Мама Лиля взяла их троих. Как же братьев разлучать?! Сергей, Андрей и Владик. Владику
скоро пять, шкодный такой.
— Мать принесла его из роддома, положила на кровать, сказала: «Воспитывайте!». И ушла,
— Сергей рассказывает это, будто чужую историю, спокойно, без эмоций, как
информационное сообщение. Ему тогда было девять, Андрюше шесть.
— Чем же вы кормили грудного ребенка??? — я, если честно, в шоке.
Мальчишка удивляется, как взрослая женщина может не знать, чем кормить
новорожденного:
— Молоком сначала. Потом кашу ему варил. Манную.
Владик сейчас учится есть ложкой. Год назад не умел и этого.

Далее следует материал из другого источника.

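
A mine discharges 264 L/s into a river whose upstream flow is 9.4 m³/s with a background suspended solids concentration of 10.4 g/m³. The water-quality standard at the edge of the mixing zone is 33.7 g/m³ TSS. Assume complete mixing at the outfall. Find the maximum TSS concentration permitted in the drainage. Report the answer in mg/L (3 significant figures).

264 L/s = 0.264 m³/s.
Mass balance: 33.7·9.664 = 0.264·Cₑ + 9.4·10.4.
Cₑ = (325.7 − 97.76) / 0.264 = 863.3 mg/L.

863 mg/L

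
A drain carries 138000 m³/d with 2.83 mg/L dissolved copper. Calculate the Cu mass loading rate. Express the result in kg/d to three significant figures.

391 kg/d

138000 m³/d = 1.597 m³/s.
Mass flux = Q·C = 1.597 m³/s × 2.83 g/m³ = 4.52 g/s.
= 4.52 g/s × 86.4 = 390.5 kg/d.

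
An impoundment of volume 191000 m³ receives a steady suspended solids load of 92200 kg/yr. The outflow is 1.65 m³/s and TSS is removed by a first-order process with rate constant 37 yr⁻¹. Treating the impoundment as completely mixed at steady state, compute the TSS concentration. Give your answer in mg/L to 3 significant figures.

1.56 mg/L

Outflow Q = 1.65 m³/s × 3.156e+07 s/yr = 5.207e+07 m³/yr.
Steady-state CSTR mass balance: W = Q·C + k·V·C, so C = W/(Q + kV).
Q + kV = 5.207e+07 + 37·191000 = 5.914e+07 m³/yr.
C = 92200/5.914e+07 = 0.001559 kg/m³ = 1.559 mg/L.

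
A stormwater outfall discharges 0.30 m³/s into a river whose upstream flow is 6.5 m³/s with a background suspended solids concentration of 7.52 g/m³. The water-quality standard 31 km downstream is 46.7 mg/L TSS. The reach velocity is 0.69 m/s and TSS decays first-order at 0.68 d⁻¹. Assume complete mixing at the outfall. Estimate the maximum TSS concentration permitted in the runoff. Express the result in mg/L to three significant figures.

Travel time to the compliance point: t = 3.1e+04/0.69 = 4.493e+04 s = 0.52 d; decay factor exp(−0.68·0.52) = 0.7022.
So the concentration just after mixing may be at most 46.7/0.7022 = 66.51 mg/L.
Mass balance: 66.51·6.8 = 0.3·Cₑ + 6.5·7.52.
Cₑ = (452.3 − 48.88) / 0.3 = 1345 mg/L.

1340 mg/L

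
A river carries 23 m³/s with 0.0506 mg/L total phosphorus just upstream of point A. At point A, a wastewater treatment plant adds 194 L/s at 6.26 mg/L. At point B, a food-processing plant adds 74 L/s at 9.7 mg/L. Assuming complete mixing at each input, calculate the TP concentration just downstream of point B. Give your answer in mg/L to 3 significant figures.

194 L/s = 0.194 m³/s.
After input A: C = (23·0.0506 + 0.194·6.26) / 23.19 = 0.1025 mg/L.
74 L/s = 0.074 m³/s.
After input B: C = (23.19·0.1025 + 0.074·9.7) / 23.27 = 0.1331 mg/L.

0.133 mg/L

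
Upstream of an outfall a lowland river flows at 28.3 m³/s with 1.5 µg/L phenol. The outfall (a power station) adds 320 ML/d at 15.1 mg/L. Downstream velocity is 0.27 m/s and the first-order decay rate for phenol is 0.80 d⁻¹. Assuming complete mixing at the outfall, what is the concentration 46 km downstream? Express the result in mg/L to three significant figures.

320 ML/d = 3.704 m³/s.
1.5 µg/L = 0.0015 mg/L.
After complete mixing, C₀ = (3.704·15.1 + 28.3·0.0015) / 32 = 1.749 mg/L.
Travel time t = 4.6e+04 m / 0.27 m/s = 1.704e+05 s = 1.972 d.
C = 1.749·exp(−0.80·1.972) = 1.749·0.2065 = 0.3611 mg/L.

0.361 mg/L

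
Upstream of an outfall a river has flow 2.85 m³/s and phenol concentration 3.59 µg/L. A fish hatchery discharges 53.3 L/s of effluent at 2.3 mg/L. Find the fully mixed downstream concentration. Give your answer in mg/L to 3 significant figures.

0.0457 mg/L

53.3 L/s = 0.0533 m³/s.
3.59 µg/L = 0.00359 mg/L.
Conservation of mass across the mixing zone: C = (0.0533·2.3 + 2.85·0.00359) / (0.0533 + 2.85) = 0.1328/2.903 = 0.04575 mg/L.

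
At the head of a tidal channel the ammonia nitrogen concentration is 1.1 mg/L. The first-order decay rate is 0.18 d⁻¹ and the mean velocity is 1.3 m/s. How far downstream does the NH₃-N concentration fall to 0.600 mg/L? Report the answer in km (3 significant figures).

378 km

From C = C₀·e^(−kt), t = ln(C₀/C)/k = ln(1.1/0.600)/0.18 = 0.6061/0.18 = 3.367 d.
Distance = v·t = 1.3 m/s × 2.909e+05 s = 3.782e+05 m = 378.2 km.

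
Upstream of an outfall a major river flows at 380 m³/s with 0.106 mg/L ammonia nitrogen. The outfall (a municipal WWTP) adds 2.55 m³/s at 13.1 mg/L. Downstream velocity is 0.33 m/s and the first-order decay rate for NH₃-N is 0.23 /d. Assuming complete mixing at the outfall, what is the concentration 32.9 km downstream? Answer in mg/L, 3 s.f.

After complete mixing, C₀ = (2.55·13.1 + 380·0.106) / 382.6 = 0.1926 mg/L.
Travel time t = 3.29e+04 m / 0.33 m/s = 9.97e+04 s = 1.154 d.
C = 0.1926·exp(−0.23·1.154) = 0.1926·0.7669 = 0.1477 mg/L.

0.148 mg/L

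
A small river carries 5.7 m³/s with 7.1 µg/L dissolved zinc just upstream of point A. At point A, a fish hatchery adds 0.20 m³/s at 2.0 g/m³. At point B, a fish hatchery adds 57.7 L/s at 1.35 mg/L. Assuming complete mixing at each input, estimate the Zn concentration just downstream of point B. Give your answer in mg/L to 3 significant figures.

7.1 µg/L = 0.0071 mg/L.
After input A: C = (5.7·0.0071 + 0.2·2) / 5.9 = 0.07466 mg/L.
57.7 L/s = 0.0577 m³/s.
After input B: C = (5.9·0.07466 + 0.0577·1.35) / 5.958 = 0.08701 mg/L.

0.0870 mg/L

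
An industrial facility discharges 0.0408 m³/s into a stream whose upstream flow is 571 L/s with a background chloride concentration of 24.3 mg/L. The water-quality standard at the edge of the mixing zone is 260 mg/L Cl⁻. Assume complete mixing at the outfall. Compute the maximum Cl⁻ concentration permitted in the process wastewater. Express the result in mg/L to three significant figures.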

Меня поразило, какие они послушные. Сказали сними шапку — снял шапку. Надень тапки
— надела тапки. Плакать хочется. Я свою расчесаться с утра до хрипоты уговариваю, а тапки
— это вообще бич.
— Не ходи босиком!
— Ты тоже босиком!
— Я взрослая!
— Я тоже уже взрослая!
—Ты можешь заболеть, пол холодный!
— Не холодный совсем!
— Сейчас по шее получишь!
— Детей нельзя бить! — ну и так далее. Такие «качели» у нас могут по полдня
продолжаться. А тут... Взрослый в их глазах, как Бог. Не знаю, это страх или благодарность?! А
может, и то и другое…
Маринка тихая-тихая. Лежит, как котенок, калачиком. Голова у мамы на коленях, кажется, сейчас замурлычет.
— Ой, слава богу, спит уже спокойнее, а то было каждый вечер: «Возьми меня к себе, боюсь, дядька Вовка придет, ножом зарежет».